NGT [for Next Generation Train] Cargo envisages that automated freight trains could be assembled from high-performance power cars and individual self-propelled wagons, automatically coupled into trainsets to provide maximum operational flexibility. Each wagon would have its own electric traction package, including energy recovery and storage systems, allowing them to operate autonomously on the ‘last mile’ connections to the final customers.

Sensors on the wagons would facilitate automatic operation, and provide real-time data so that operators and customers have accurate information about the vehicle’s status and expected arrival time. Wagons could be routed directly into ports, transhipment stations or logistics terminals, where they would be loaded or unloaded automatically.

For the long-distance legs, individual wagons would be coupled into trains, with aerodynamically covers over the gaps between vehicles to reduce wind resistance and noise. One or two end cars would provide the power to run at up to 200 km/h on existing lines or potentially 400 km/h on a high speed line. Shorter trains could be combined ‘virtually’ during the trip to make best use of capacity, and potentially coupled with passenger trains.
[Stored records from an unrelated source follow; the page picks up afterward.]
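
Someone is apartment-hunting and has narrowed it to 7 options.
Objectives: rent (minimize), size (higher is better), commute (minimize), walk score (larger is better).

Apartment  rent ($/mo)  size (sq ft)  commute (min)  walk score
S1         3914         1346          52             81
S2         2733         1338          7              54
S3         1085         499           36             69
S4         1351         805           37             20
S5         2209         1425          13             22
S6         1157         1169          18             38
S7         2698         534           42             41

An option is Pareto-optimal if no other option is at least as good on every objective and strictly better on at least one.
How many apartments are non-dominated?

6

S1: not dominated (best walk score).
S2: not dominated (best commute).
S3: not dominated (best rent).
S4: dominated by S6 (rent 1157≤1351, size 1169≥805, commute 18≤37, walk score 38≥20).
S5: not dominated (best size).
S6: not dominated.
S7: not dominated.
Pareto-optimal: S1, S2, S3, S5, S6, S7 → 6.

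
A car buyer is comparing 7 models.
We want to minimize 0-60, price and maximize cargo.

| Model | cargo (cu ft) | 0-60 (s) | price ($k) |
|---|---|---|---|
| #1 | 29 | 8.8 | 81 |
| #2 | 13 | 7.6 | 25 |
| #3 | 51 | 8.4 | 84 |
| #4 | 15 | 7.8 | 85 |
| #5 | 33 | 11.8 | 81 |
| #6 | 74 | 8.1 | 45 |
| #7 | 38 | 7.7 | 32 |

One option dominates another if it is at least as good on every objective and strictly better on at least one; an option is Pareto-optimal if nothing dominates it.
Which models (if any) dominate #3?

#6: cargo 74≥51, 0-60 8.1≤8.4, price 45≤84 — dominates #3.
Others (#1, #2, #4, #5, #7) are each worse than #3 on at least one objective.

#6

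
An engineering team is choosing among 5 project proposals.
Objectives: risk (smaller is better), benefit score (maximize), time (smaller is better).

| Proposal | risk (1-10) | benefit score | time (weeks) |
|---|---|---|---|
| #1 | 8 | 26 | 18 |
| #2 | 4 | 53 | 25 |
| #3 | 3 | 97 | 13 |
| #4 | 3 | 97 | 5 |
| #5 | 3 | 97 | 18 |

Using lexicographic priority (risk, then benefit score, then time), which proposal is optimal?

First minimize risk: best is 3, kept {#3, #4, #5}.
Then maximize benefit score: best is 97, kept {#3, #4, #5}.
Then minimize time: best is 5, kept {#4}.

#4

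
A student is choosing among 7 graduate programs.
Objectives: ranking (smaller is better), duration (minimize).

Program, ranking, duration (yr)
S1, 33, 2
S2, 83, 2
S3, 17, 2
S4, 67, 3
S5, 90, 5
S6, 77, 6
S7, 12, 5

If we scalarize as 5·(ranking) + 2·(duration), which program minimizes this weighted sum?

S7

S1: 5·33 + 2·2 = 169
S2: 5·83 + 2·2 = 419
S3: 5·17 + 2·2 = 89
S4: 5·67 + 2·3 = 341
S5: 5·90 + 2·5 = 460
S6: 5·77 + 2·6 = 397
S7: 5·12 + 2·5 = 70
Lowest: S7 at 70.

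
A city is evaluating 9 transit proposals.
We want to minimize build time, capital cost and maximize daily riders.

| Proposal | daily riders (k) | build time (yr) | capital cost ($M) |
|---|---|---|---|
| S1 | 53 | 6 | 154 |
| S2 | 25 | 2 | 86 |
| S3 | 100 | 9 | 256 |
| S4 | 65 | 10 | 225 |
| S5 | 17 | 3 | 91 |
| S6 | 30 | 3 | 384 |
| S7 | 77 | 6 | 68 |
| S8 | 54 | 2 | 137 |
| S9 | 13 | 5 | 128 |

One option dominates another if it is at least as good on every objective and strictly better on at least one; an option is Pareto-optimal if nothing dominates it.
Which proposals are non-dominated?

S2, S3, S7, S8

S1: dominated by S7 (daily riders 77≥53, build time 6≤6, capital cost 68≤154).
S2: not dominated.
S3: not dominated (best daily riders).
S4: dominated by S7 (daily riders 77≥65, build time 6≤10, capital cost 68≤225).
S5: dominated by S2 (daily riders 25≥17, build time 2≤3, capital cost 86≤91).
S6: dominated by S8 (daily riders 54≥30, build time 2≤3, capital cost 137≤384).
S7: not dominated (best capital cost).
S8: not dominated.
S9: dominated by S2 (daily riders 25≥13, build time 2≤5, capital cost 86≤128).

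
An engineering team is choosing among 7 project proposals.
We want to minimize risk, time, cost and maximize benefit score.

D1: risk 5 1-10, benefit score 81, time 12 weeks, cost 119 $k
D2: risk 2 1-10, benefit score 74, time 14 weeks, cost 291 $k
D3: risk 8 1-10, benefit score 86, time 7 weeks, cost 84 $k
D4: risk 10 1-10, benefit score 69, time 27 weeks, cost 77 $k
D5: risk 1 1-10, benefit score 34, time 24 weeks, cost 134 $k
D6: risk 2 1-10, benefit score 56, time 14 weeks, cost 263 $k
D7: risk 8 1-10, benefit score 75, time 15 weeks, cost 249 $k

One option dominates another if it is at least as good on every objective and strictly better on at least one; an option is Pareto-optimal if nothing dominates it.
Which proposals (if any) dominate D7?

D1: risk 5≤8, benefit score 81≥75, time 12≤15, cost 119≤249 — dominates D7.
D3: risk 8≤8, benefit score 86≥75, time 7≤15, cost 84≤249 — dominates D7.
Others (D2, D4, D5, D6) are each worse than D7 on at least one objective.

D1, D3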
DLR believes that NGT Cargo could be suitable for intercontinental freight traffic between Europe and China.
If only the promoters of the Midwestern Interurban had contemporary robotics and control systems.

North Shore Line Merchandise Despatch box motor, in preservation at the Illinois Railway Museum.
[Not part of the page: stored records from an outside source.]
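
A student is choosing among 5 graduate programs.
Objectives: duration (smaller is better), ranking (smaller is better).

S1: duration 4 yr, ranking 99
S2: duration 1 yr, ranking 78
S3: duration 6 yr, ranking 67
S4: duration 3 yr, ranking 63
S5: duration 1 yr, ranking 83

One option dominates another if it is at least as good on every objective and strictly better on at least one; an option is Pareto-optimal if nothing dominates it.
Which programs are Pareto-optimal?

S2, S4

S1: dominated by S2 (duration 1≤4, ranking 78≤99).
S2: not dominated.
S3: dominated by S4 (duration 3≤6, ranking 63≤67).
S4: not dominated (best ranking).
S5: dominated by S2 (duration 1≤1, ranking 78≤83).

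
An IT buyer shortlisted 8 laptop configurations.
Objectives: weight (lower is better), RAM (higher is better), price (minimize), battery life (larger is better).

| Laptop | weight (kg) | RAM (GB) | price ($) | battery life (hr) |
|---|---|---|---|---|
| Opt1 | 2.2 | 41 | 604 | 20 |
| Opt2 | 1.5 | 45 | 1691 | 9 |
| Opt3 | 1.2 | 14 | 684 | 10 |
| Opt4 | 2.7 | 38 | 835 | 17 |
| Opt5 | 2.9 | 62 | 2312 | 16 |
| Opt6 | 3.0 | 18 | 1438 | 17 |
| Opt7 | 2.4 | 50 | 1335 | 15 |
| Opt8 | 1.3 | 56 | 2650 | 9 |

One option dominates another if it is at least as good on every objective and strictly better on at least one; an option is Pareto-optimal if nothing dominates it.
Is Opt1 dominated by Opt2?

No

Opt2 vs Opt1: Opt2 is worse on price (1691 vs 604), so it does not dominate Opt1.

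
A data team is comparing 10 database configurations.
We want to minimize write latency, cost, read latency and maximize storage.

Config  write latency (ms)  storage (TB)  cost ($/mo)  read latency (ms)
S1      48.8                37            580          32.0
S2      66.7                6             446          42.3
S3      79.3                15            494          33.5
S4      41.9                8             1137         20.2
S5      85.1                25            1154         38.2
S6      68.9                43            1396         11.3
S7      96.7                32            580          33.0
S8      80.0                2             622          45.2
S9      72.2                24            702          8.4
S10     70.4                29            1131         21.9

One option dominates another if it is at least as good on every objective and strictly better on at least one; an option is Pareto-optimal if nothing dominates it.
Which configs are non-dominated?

S1, S2, S3, S4, S6, S9, S10

S1: not dominated.
S2: not dominated (best cost).
S3: not dominated.
S4: not dominated (best write latency).
S5: dominated by S1 (write latency 48.8≤85.1, storage 37≥25, cost 580≤1154, read latency 32.0≤38.2).
S6: not dominated (best storage).
S7: dominated by S1 (write latency 48.8≤96.7, storage 37≥32, cost 580≤580, read latency 32.0≤33.0).
S8: dominated by S1 (write latency 48.8≤80.0, storage 37≥2, cost 580≤622, read latency 32.0≤45.2).
S9: not dominated (best read latency).
S10: not dominated.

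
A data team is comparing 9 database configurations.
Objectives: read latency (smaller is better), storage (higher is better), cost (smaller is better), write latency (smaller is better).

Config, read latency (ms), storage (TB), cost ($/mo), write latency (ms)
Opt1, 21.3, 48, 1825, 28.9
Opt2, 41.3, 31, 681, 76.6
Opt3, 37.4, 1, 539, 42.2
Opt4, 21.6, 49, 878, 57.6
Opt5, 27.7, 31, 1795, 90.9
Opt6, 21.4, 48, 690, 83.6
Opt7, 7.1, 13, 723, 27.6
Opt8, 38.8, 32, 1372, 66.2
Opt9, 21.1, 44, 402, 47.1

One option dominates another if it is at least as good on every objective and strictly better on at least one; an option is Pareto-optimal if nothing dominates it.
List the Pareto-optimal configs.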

The museum run enough of these, from several interurbans, to roll out a train for special occasions.  (Maybe a movie in the files somewhere.)  That was the practice across Indiana and Ohio.  North Shore and Milwaukee Electric got into some trouble attempting to move Kohler's bathtubs from Sheboygan Falls to Chicago on the streets of Milwaukee.

Speaking of Milwaukee Electric, here's a refrigerated trailer car.  Some of the trailers on Milwaukee Electric were configured to roll motor trucks or wagons aboard.  Yes, including the enclosed trailers.  Nothing really new on rails.

And tacking the merchandise trailer to a passenger train?  That's how South Shore did it, when you absolutely, positively had to get it there overnight.

South Shore baggage trailer 503 at Michigan City, 19 April 1963
Photograph courtesy Mike Condren.

That, too, was a trailer, but it began life as a motor car.  Put remote control on it, and away goes your NGT Cargo train, 1940s style.  "DLR researchers are now working on developing a detailed logistics and operating concept, designing terminals and unloading sites and improving the vehicle architecture and drive concept." The remote control and driverless stuff will be new.  Terminals and unloading sites?  Look at old interurban records.